L’istanza presenta una tassonomia XBRL diversa da quella
ufficiale (itcc-ci-2015-12-14) obbligatoria per i bilanci il cui
inizio esercizio è antecedente al 01-01-2016.
La tassonomia dichiarata è <tassonomia utente>.
L'istanza presenta una tassonomia XBRL non più
supportata.
La tassonomia dichiarata è <tassonomia utente>.
XV
Errore in fase di validazione dell'istanza rispetto allo schema di tassonomia di riferimento
X3
Dati mancanti sul Codice Fiscale
XF
Il Codice Fiscale dichiarato nell'istanza non ha superato il controllo formale
XC
L'istanza non contiene il Conto Economico, prospetto obbligatorio
X6
Non è presente alcun campo di tipo numerico per l'annualità di esercizio più recente
X7
Non esiste almeno un campo numerico con valore diverso da zero per l'annualità di esercizio più recente
X8
L'Utile (perdita) Residua del Patrimonio Netto non coincide con l'Utile (perdita) dell'esercizio del Conto Economico per l'annualità di esercizio più recente
X9
l Totale Attivo dello Stato Patrimoniale non coincide con il Totale Passivo dello Stato Patrimoniale per l'annualità di esercizio più recente, oppure sono entrambi assenti
XL
Il codice fiscale presente nell'istanza non corrisponde ai dati della pratica
XE
Il bilancio depositato nella pratica non rispetta lo schema per i bilanci consolidati
XG
Il bilancio depositato nella pratica non rispetta lo schema per i bilanci ordinari
XO
Il bilancio depositato nella pratica non rispetta lo schema per i bilanci abbreviati o ordinari
XH
Il bilancio depositato nella pratica non rispetta lo schema per i bilanci micro-imprese
XB
La data di chiusura esercizio <dce> è maggiore della data odierna <data odierna>
XZ
La differenza tra data di inizio e fine esercizio è superiore a 425 giorni (due annualità) o 731 giorni (una sola annualità)
XN
Le annualità di bilancio non risultano contigue.
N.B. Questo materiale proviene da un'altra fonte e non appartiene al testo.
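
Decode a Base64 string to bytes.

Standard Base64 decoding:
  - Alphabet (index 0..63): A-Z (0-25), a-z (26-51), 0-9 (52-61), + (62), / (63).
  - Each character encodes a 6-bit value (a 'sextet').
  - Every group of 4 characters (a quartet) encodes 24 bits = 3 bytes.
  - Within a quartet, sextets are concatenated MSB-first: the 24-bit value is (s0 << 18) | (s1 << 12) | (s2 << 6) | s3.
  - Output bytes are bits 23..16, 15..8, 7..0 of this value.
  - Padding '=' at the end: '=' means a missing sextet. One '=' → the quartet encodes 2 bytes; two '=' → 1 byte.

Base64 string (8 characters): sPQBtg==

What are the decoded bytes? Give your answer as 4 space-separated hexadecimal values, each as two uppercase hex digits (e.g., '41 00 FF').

After char 0 ('s'=44): chars_in_quartet=1 acc=0x2C bytes_emitted=0
After char 1 ('P'=15): chars_in_quartet=2 acc=0xB0F bytes_emitted=0
After char 2 ('Q'=16): chars_in_quartet=3 acc=0x2C3D0 bytes_emitted=0
After char 3 ('B'=1): chars_in_quartet=4 acc=0xB0F401 -> emit B0 F4 01, reset; bytes_emitted=3
After char 4 ('t'=45): chars_in_quartet=1 acc=0x2D bytes_emitted=3
After char 5 ('g'=32): chars_in_quartet=2 acc=0xB60 bytes_emitted=3
Padding '==': partial quartet acc=0xB60 -> emit B6; bytes_emitted=4

Answer: B0 F4 01 B6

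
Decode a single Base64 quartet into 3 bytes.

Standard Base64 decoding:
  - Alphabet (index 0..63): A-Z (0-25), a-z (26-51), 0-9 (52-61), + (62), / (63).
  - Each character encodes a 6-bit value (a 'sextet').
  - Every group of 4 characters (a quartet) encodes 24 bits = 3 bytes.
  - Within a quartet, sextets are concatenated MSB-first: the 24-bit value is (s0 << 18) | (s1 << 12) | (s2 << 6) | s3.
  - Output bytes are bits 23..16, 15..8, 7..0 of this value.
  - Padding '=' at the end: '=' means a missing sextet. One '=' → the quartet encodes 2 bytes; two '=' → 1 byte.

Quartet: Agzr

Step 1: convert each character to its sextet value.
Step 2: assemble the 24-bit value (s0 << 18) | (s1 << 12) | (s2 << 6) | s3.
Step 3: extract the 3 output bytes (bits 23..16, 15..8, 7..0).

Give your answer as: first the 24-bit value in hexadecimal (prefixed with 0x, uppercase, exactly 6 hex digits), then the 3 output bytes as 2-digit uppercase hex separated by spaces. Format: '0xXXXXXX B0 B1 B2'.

Answer: 0x020CEB 02 0C EB

Derivation:
Sextets: A=0, g=32, z=51, r=43
24-bit: (0<<18) | (32<<12) | (51<<6) | 43
      = 0x000000 | 0x020000 | 0x000CC0 | 0x00002B
      = 0x020CEB
Bytes: (v>>16)&0xFF=02, (v>>8)&0xFF=0C, v&0xFF=EB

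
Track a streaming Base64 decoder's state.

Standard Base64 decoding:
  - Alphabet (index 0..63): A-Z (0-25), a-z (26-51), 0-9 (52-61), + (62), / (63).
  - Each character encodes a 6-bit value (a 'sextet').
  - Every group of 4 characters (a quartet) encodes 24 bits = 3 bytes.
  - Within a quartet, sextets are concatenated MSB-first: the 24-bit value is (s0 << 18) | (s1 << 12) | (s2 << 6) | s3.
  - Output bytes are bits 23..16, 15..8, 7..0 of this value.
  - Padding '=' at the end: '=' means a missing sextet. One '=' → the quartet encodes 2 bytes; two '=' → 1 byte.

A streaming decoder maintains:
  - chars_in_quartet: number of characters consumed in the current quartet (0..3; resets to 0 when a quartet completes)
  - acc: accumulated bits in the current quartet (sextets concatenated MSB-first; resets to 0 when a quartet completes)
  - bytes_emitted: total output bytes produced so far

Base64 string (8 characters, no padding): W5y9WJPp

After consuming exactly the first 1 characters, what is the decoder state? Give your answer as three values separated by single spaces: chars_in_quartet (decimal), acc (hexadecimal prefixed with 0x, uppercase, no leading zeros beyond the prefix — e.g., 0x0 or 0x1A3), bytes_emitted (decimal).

Answer: 1 0x16 0

Derivation:
After char 0 ('W'=22): chars_in_quartet=1 acc=0x16 bytes_emitted=0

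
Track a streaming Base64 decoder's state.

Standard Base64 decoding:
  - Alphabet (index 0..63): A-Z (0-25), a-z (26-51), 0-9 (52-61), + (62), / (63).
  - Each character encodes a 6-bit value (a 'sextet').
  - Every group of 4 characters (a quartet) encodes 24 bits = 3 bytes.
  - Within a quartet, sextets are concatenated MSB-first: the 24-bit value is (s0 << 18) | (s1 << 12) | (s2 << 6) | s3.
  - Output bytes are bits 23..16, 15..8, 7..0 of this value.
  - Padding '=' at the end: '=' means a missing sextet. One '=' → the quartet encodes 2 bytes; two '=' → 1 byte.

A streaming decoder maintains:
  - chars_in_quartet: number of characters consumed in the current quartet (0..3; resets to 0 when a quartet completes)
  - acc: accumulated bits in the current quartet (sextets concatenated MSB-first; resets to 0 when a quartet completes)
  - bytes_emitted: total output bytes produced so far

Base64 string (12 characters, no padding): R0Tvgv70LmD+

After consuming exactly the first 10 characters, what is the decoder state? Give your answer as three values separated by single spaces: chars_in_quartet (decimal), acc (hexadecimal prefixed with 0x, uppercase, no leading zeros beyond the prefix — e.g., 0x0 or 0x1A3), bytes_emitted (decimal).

Answer: 2 0x2E6 6

Derivation:
After char 0 ('R'=17): chars_in_quartet=1 acc=0x11 bytes_emitted=0
After char 1 ('0'=52): chars_in_quartet=2 acc=0x474 bytes_emitted=0
After char 2 ('T'=19): chars_in_quartet=3 acc=0x11D13 bytes_emitted=0
After char 3 ('v'=47): chars_in_quartet=4 acc=0x4744EF -> emit 47 44 EF, reset; bytes_emitted=3
After char 4 ('g'=32): chars_in_quartet=1 acc=0x20 bytes_emitted=3
After char 5 ('v'=47): chars_in_quartet=2 acc=0x82F bytes_emitted=3
After char 6 ('7'=59): chars_in_quartet=3 acc=0x20BFB bytes_emitted=3
After char 7 ('0'=52): chars_in_quartet=4 acc=0x82FEF4 -> emit 82 FE F4, reset; bytes_emitted=6
After char 8 ('L'=11): chars_in_quartet=1 acc=0xB bytes_emitted=6
After char 9 ('m'=38): chars_in_quartet=2 acc=0x2E6 bytes_emitted=6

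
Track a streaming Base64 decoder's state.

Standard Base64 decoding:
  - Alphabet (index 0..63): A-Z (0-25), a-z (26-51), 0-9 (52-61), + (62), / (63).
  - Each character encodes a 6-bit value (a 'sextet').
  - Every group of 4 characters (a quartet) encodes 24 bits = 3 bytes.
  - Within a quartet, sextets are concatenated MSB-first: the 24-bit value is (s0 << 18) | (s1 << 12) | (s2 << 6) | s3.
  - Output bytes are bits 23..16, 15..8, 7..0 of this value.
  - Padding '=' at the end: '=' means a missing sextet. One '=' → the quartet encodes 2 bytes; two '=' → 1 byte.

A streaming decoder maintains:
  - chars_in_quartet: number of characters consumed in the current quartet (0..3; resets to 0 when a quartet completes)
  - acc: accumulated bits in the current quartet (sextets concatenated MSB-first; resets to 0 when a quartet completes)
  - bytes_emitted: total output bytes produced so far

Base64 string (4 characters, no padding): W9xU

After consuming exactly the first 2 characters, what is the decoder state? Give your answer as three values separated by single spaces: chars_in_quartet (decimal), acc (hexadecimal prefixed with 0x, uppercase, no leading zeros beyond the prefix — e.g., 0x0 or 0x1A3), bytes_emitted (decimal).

Answer: 2 0x5BD 0

Derivation:
After char 0 ('W'=22): chars_in_quartet=1 acc=0x16 bytes_emitted=0
After char 1 ('9'=61): chars_in_quartet=2 acc=0x5BD bytes_emitted=0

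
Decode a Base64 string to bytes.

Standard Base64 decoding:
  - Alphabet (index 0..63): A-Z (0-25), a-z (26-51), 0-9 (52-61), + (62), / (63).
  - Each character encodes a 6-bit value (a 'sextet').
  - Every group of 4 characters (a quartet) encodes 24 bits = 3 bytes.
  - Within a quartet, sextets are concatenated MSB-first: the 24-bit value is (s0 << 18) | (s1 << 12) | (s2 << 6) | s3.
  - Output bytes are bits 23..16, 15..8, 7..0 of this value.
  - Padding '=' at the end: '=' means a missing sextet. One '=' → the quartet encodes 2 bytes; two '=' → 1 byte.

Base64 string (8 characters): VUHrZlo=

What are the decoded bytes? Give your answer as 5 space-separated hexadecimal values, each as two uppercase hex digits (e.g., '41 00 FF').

Answer: 55 41 EB 66 5A

Derivation:
After char 0 ('V'=21): chars_in_quartet=1 acc=0x15 bytes_emitted=0
After char 1 ('U'=20): chars_in_quartet=2 acc=0x554 bytes_emitted=0
After char 2 ('H'=7): chars_in_quartet=3 acc=0x15507 bytes_emitted=0
After char 3 ('r'=43): chars_in_quartet=4 acc=0x5541EB -> emit 55 41 EB, reset; bytes_emitted=3
After char 4 ('Z'=25): chars_in_quartet=1 acc=0x19 bytes_emitted=3
After char 5 ('l'=37): chars_in_quartet=2 acc=0x665 bytes_emitted=3
After char 6 ('o'=40): chars_in_quartet=3 acc=0x19968 bytes_emitted=3
Padding '=': partial quartet acc=0x19968 -> emit 66 5A; bytes_emitted=5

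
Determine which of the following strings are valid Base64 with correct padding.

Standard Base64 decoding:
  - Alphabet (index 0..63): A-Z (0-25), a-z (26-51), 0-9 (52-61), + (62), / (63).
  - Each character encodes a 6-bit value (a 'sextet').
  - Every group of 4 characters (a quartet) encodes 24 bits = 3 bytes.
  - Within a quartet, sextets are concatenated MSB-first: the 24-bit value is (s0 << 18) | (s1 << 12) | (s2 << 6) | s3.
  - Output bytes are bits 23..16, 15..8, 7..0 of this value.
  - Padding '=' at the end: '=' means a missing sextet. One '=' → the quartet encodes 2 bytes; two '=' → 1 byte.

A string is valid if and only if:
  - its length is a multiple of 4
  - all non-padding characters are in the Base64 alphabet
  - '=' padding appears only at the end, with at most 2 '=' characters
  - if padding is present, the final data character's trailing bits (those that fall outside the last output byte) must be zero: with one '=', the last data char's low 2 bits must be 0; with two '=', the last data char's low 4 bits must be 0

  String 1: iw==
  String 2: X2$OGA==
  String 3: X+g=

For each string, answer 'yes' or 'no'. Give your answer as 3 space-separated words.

Answer: yes no yes

Derivation:
String 1: 'iw==' → valid
String 2: 'X2$OGA==' → invalid (bad char(s): ['$'])
String 3: 'X+g=' → valid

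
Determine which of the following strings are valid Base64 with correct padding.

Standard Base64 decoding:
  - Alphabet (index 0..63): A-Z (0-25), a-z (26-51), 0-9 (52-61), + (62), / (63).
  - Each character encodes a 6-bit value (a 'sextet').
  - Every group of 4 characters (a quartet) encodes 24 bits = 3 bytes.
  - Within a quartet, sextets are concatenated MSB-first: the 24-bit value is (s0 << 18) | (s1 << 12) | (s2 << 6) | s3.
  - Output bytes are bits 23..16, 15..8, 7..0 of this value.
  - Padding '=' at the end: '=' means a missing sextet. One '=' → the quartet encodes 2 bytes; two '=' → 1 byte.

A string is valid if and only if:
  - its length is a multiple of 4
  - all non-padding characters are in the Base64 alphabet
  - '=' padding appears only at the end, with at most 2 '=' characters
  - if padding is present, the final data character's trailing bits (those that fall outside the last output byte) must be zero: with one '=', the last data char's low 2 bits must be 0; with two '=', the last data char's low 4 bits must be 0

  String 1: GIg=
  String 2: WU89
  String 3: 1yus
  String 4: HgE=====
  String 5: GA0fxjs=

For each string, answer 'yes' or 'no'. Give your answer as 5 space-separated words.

Answer: yes yes yes no yes

Derivation:
String 1: 'GIg=' → valid
String 2: 'WU89' → valid
String 3: '1yus' → valid
String 4: 'HgE=====' → invalid (5 pad chars (max 2))
String 5: 'GA0fxjs=' → valid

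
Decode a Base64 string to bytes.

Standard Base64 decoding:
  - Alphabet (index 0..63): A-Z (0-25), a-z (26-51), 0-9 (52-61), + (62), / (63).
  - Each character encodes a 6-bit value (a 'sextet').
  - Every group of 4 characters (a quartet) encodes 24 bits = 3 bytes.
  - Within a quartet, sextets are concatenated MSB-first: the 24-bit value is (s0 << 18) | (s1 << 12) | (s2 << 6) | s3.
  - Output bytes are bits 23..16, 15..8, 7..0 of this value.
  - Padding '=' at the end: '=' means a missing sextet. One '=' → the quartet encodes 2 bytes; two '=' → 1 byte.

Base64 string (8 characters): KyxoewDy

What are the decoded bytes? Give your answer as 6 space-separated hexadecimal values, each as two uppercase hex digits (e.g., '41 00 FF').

After char 0 ('K'=10): chars_in_quartet=1 acc=0xA bytes_emitted=0
After char 1 ('y'=50): chars_in_quartet=2 acc=0x2B2 bytes_emitted=0
After char 2 ('x'=49): chars_in_quartet=3 acc=0xACB1 bytes_emitted=0
After char 3 ('o'=40): chars_in_quartet=4 acc=0x2B2C68 -> emit 2B 2C 68, reset; bytes_emitted=3
After char 4 ('e'=30): chars_in_quartet=1 acc=0x1E bytes_emitted=3
After char 5 ('w'=48): chars_in_quartet=2 acc=0x7B0 bytes_emitted=3
After char 6 ('D'=3): chars_in_quartet=3 acc=0x1EC03 bytes_emitted=3
After char 7 ('y'=50): chars_in_quartet=4 acc=0x7B00F2 -> emit 7B 00 F2, reset; bytes_emitted=6

Answer: 2B 2C 68 7B 00 F2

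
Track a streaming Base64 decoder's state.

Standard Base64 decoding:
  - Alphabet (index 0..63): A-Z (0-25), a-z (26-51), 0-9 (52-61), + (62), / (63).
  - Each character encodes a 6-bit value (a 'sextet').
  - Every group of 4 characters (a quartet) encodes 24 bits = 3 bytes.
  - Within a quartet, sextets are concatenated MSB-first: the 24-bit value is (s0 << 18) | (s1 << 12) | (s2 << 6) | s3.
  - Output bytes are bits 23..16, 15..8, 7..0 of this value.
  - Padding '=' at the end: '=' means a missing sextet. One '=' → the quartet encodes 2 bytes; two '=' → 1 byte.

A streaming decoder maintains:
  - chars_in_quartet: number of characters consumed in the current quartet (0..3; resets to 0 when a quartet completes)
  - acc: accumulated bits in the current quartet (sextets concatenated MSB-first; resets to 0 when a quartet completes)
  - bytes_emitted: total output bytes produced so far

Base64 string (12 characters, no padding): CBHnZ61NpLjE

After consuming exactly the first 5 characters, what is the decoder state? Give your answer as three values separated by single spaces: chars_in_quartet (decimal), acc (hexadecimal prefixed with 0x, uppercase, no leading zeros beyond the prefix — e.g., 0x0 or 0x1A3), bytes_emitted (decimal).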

Possibile causa: data di inizio esercizio più recente e fine esercizio precedente non sono contigue
XR
Nel bilancio ordinario / consolidato manca il Rendiconto Finanziario, prospetto obbligatorio (D.Lgs. 139/2015)
XI
Possibile incompletezza del bilancio: mancanza dell'introduzione della nota integrativa
Questi codici rappresentano errori che bloccano il processo di deposito telematico dei bilanci finché non vengono risolti, garantendo la correttezza e la completezza delle informazioni presentate.